Votre intérêt pour la Nouvelle-Calédonie semble antérieur à ce projet : comment en êtes-vous venu à vous pencher sur cette terre que nous connaissons, ici, fort mal ?
J’ai fait mon premier voyage en août 1988 pour rendre visite à ma mère, qui était professeure au lycée Lapérouse, à Nouméa. J’avoue avoir été choqué par le regard des Occidentaux — et même des autres communautés asiatiques, ou du Pacifique — sur la communauté kanak. Puis je suis revenu en juillet 1990 où j’ai voulu visiter l’île d’Ouvéa. C’est un des plus beaux lagons du monde. Le problème, c’est que les gîtes avaient brûlé suite aux événements de 1988. J’ai eu la chance de rencontrer Mathias Waneux, qui m’a accueilli chez lui. Cet endroit m’a plu tout de suite. Cette île est magnifique et sa population m’a réservé un accueil au-delà de toute espérance. Je me suis senti tout de suite en totale confiance, malgré les mises en garde des gens de Nouméa… Depuis, je suis revenu plusieurs années de suite.
Il a fallu une décennie pour préparer L’Ordre et la morale. Cela peut sembler fou. Comment tient-on, comment garde-t-on l’élan nécessaire, qui plus est dans un travail collectif, sur une telle durée ?
« Après de longues séances de travail avec la population, et notamment auprès des chefferies, on m’a demandé d’aller voir les Kanak qui ont participé à l’attaque de la gendarmerie. »

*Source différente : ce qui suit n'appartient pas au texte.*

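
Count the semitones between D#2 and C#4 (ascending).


Absolute semitone position = octave×12 + chromatic position
D#2: 2×12 + 3 = 27
C#4: 4×12 + 1 = 49
Difference = 49 - 27 = 22
= 22 semitones


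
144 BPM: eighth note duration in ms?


One quarter-note beat = 60000 / BPM = 60000 / 144 ms
Eighth note = 1/2 × quarter note
Duration = 1/2 × 60000 / 144 = 30000 / 144
= 208.3 ms


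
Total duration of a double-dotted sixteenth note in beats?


Base sixteenth note = 1/4 beats
Dot 1 adds half the previous value: +1/8
Dot 2 adds half the previous value: +1/16
One double-dotted sixteenth = 1/4 + 1/8 + 1/16 = 7/16
= 7/16 beats


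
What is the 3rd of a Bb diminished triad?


Reasoning:
Diminished triad = root + minor 3rd (3 semitones) + diminished 5th (6 semitones)
A triad on Bb stacks thirds, so the chord tones use letter names B-D-F
Root: Bb
Minor 3rd above Bb: Db
Diminished 5th above Bb: Fb
The 3rd = Db


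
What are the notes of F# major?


Solution.
Major scale pattern: W-W-H-W-W-W-H (2-2-1-2-2-2-1 semitones)
Starting from F#:
  F# + 2 semitones → G#
  G# + 2 semitones → A#
  A# + 1 semitone → B
  B + 2 semitones → C#
  C# + 2 semitones → D#
  D# + 2 semitones → E#
  E# + 1 semitone → F#
Scale = F# G# A# B C# D# E#


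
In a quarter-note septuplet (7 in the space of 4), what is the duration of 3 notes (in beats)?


Solution.
Septuplet: 7 notes occupy the space of 4 quarter notes
Space = 4 × 1 = 4 beats
Each septuplet note = 4 / 7 = 4/7 beats
3 notes = 3 × 4/7 = 12/7
= 12/7 beats


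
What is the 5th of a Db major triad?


Solution.
Major triad = root + major 3rd (4 semitones) + perfect 5th (7 semitones)
A triad on Db stacks thirds, so the chord tones use letter names D-F-A
Root: Db
Major 3rd above Db: F
Perfect 5th above Db: Ab
The 5th = Ab


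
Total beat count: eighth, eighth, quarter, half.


Step by step:
Beat values:
  eighth = 0.5 beats
  eighth = 0.5 beats
  quarter = 1 beat
  half = 2 beats
Sum = 0.5 + 0.5 + 1 + 2
= 4 beats


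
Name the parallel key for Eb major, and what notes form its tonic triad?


Working:
Parallel keys share the same tonic but differ in mode
Eb major → parallel is Eb minor
Tonic triad of Eb minor = Eb Gb Bb
= Eb minor; triad = Eb Gb Bb


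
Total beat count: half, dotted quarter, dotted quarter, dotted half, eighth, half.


Solution.
Beat values:
  half = 2 beats
  dotted quarter = 1.5 beats
  dotted quarter = 1.5 beats
  dotted half = 3 beats
  eighth = 0.5 beats
  half = 2 beats
Sum = 2 + 1.5 + 1.5 + 3 + 0.5 + 2
= 10.5 beats


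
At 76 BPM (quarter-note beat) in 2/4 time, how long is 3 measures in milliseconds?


Step by step:
Quarter-note beat duration = 60000 / 76 ms
Beats per measure (2/4) = 2
One measure = 2 × 60000 / 76 = 120000 / 76 ms
3 measures = 3 × 120000 / 76 = 360000 / 76
= 4736.8 ms


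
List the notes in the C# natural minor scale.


Solution.
Natural minor scale pattern: W-H-W-W-H-W-W (2-1-2-2-1-2-2 semitones)
Starting from C#:
  C# + 2 semitones → D#
  D# + 1 semitone → E
  E + 2 semitones → F#
  F# + 2 semitones → G#
  G# + 1 semitone → A
  A + 2 semitones → B
  B + 2 semitones → C#
Scale = C# D# E F# G# A B


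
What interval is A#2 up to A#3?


Reasoning:
Letter names: A → A spans 8 letter names → an octave
Semitones: A#2 → A#3 = 12 half-steps
An octave of 12 semitones is a perfect octave
= perfect octave


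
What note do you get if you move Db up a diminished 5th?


Working:
diminished 5th: 5 letter names, 6 semitones
Letter: D + 4 → A
Pitch: Db + 6 semitones, spelled as an A → Abb
= Abb


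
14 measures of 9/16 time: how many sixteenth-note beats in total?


Solution.
Time signature 9/16: the bottom number 16 means the sixteenth note gets one count
The top number 9 means 9 sixteenth-note beats per measure
Total = 9 × 14 measures
= 126 sixteenth-note beats


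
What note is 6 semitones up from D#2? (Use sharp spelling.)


Step by step:
D#2: chromatic position 3 in octave 2 → absolute = 2×12 + 3 = 27
Transpose up 6: 27 + 6 = 33
33 = 2×12 + 9 → A in octave 2
Result = A2


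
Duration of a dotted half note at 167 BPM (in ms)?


Step by step:
One quarter-note beat = 60000 / BPM = 60000 / 167 ms
Dotted half note = 3 × quarter note
Duration = 3 × 60000 / 167 = 180000 / 167
= 1077.8 ms


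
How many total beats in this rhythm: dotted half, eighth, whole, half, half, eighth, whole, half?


Let's work it out.
Beat values:
  dotted half = 3 beats
  eighth = 0.5 beats
  whole = 4 beats
  half = 2 beats
  half = 2 beats
  eighth = 0.5 beats
  whole = 4 beats
  half = 2 beats
Sum = 3 + 0.5 + 4 + 2 + 2 + 0.5 + 4 + 2
= 18 beats


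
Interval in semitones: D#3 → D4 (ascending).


Let's work it out.
Absolute semitone position = octave×12 + chromatic position
D#3: 3×12 + 3 = 39
D4: 4×12 + 2 = 50
Difference = 50 - 39 = 11
= 11 semitones


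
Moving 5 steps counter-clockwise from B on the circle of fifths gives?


Solution.
Each counter-clockwise step moves down a perfect 5th (= up a perfect 4th)
From B: B → E → A → D → G → C
= C


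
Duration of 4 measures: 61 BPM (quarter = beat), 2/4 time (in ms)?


Quarter-note beat duration = 60000 / 61 ms
Beats per measure (2/4) = 2
One measure = 2 × 60000 / 61 = 120000 / 61 ms
4 measures = 4 × 120000 / 61 = 480000 / 61
= 7868.9 ms


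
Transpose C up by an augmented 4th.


Reasoning:
augmented 4th: 4 letter names, 6 semitones
Letter: C + 3 → F
Pitch: C + 6 semitones, spelled as an F → F#
= F#


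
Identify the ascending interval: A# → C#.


Step by step:
Letter names: A → C spans 3 letter names → a 3rd
Semitones: A# → C# = 3 half-steps
A 3rd of 3 semitones is a minor 3rd
= minor 3rd


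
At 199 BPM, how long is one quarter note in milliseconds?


Working:
One quarter-note beat = 60000 / BPM = 60000 / 199 ms
Duration = 60000 / 199
= 301.5 ms


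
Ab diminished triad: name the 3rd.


Diminished triad = root + minor 3rd (3 semitones) + diminished 5th (6 semitones)
A triad on Ab stacks thirds, so the chord tones use letter names A-C-E
Root: Ab
Minor 3rd above Ab: Cb
Diminished 5th above Ab: Ebb
The 3rd = Cb


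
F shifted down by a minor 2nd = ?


minor 2nd: 2 letter names, 1 semitones
Letter: F - 1 → E
Pitch: F - 1 semitones, spelled as an E → E
= E


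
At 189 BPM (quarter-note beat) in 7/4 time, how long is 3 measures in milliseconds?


Let's work it out.
Quarter-note beat duration = 60000 / 189 ms
Beats per measure (7/4) = 7
One measure = 7 × 60000 / 189 = 420000 / 189 ms
3 measures = 3 × 420000 / 189 = 1260000 / 189
= 6666.7 ms


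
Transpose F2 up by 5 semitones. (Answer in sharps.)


Let's work it out.
F2: chromatic position 5 in octave 2 → absolute = 2×12 + 5 = 29
Transpose up 5: 29 + 5 = 34
34 = 2×12 + 10 → A# in octave 2
Result = A#2


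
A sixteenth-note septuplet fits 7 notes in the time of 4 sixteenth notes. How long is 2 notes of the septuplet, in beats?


Working:
Septuplet: 7 notes occupy the space of 4 sixteenth notes
Space = 4 × 1/4 = 1 beat
Each septuplet note = 1 / 7 = 1/7 beats
2 notes = 2 × 1/7 = 2/7
= 2/7 beats


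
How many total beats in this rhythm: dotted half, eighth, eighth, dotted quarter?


Step by step:
Beat values:
  dotted half = 3 beats
  eighth = 0.5 beats
  eighth = 0.5 beats
  dotted quarter = 1.5 beats
Sum = 3 + 0.5 + 0.5 + 1.5
= 5.5 beats


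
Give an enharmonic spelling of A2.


Step by step:
Enharmonic notes sound the same pitch but are spelled with different letter names
A and G## name the same pitch class
= G##2


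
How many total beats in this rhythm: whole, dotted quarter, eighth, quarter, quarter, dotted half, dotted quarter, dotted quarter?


Beat values:
  whole = 4 beats
  dotted quarter = 1.5 beats
  eighth = 0.5 beats
  quarter = 1 beat
  quarter = 1 beat
  dotted half = 3 beats
  dotted quarter = 1.5 beats
  dotted quarter = 1.5 beats
Sum = 4 + 1.5 + 0.5 + 1 + 1 + 3 + 1.5 + 1.5
= 14 beats


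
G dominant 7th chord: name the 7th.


Dominant 7th chord = root + major 3rd + perfect 5th + minor 7th
Seventh chords stack in thirds, so the letter names are G-B-D-F
Root: G
Major 3rd above G: B
Perfect 5th above G: D
Minor 7th above G: F
The 7th = F


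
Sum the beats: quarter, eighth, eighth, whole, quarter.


Beat values:
  quarter = 1 beat
  eighth = 0.5 beats
  eighth = 0.5 beats
  whole = 4 beats
  quarter = 1 beat
Sum = 1 + 0.5 + 0.5 + 4 + 1
= 7 beats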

En 1999, sur le tournage des Rivières Pourpres, nous étions logés dans un hôtel avec une piscine thermale. En faisant un concours d’apnée avec Mathieu Kassovitz, je lui vante les mérites des pêcheurs kanak, qui peuvent faire de longues apnées. Il se trouve qu’il avait déjà lu le livre du capitaine Philippe Legorjus. Nous avons fait notre premier voyage en 2001. Cinq ans plus tard, alors qu’il était en plein tournage de Babylon Babies, il m’a demandé d’aller voir les Kanak et d’envisager de tourner un long métrage sur les événements. Après de longues séances de travail avec la population, et notamment auprès des chefferies, on m’a demandé d’aller voir les Kanak qui ont participé à l’attaque de la gendarmerie et, aussi, ceux qui avaient été dans la grotte — car il faut savoir que ceux qui étaient dans la grotte n’étaient pas tous à la gendarmerie. Ayant un accord de principe sur le projet de film, la grande chefferie de Wénéki, qui rassemble toutes les tribus du Nord d’Ouvéa, m’a demandé de consulter toutes les familles des victimes. J’ai rencontré à Gossanah un vieux monsieur, Ignace Niné, qui avait perdu trois fils dans l’assaut de la grotte. Cet homme était très malade mais extrêmement lucide. Il m’a dit que j’allais avoir énormément de difficultés pour aller au bout du projet, mais qu’il fallait y aller coûte que coûte pour que les jeunes générations puissent se libérer de ce lourd passé. Je lui ai donné ma parole et, à ce moment-là, il m’a été impossible d’abandonner. Hélas, il mourut quelques semaines après notre rencontre et, dans les moments les plus difficiles, j’ai toujours pensé à ce vieux monsieur.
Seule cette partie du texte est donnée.